Two-thirds of the self-described identity management experts did not select the best practices for reducing phishing. The question asked to pick several ways to reduce phishing attacks, and the correct answers were multifactor authentication and tools using the Fast Identity Alliance protocols.
The online multiple-choice survey was distributed to RSA Conference attendees along with attendance at other European security conferences and other RSA customers. Each participant was asked to self-identify as either an identity expert, a cybersecurity expert or neither, though some kind of information technology involvement was assumed, given the audience. This means it’s difficult to draw definitive conclusions, given the self-selection, but the results are still unsettling.
The survey asked participants to estimate the cost of resetting a single user’s password, with three-quarters of the answers estimating too low. The correct answer, taken from an old Forrester Research study, is more than $70.
Other choices that were picked by the respondents were much lower. And two-thirds of the respondents admitted to recycling the same password across multiple accounts, something that really shouldn’t be surprising but is somewhat depressing nonetheless.
A third of all respondents said they were prevented from accessing systems needed to do their work at least once a week because of various operational malfunctions.

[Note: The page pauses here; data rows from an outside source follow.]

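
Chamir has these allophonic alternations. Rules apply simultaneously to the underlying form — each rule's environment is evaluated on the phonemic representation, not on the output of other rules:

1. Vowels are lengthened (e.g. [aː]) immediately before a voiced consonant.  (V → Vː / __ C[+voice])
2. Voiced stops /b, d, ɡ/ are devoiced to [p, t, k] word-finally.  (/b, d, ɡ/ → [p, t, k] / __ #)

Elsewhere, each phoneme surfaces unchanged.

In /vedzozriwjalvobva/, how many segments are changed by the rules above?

5

Segments that undergo a rule: /e/ → [eː] (rule 1); /o/ → [oː] (rule 1); /i/ → [iː] (rule 1); /a/ → [aː] (rule 1); /o/ → [oː] (rule 1).
All other segments surface unchanged.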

“We need the help of AI technologies to manage all the identities throughout their lifecycle,” RSA Chief Executive Rohit Ghai wrote in the introduction to the report. “Paradoxically, even in this world where AI can dynamically assess risks and automate responses to threats, humans will have an even more important and strategic role in cybersecurity and identity security.”
Ghai outlined a place for humans to pave the eventual artificial intelligence highways and set the AI rules of the road, as well as planning for potential AI-generated errors. In the meantime, it seems we still need help paving the way for more knowledgeable cybersecurity personnel too.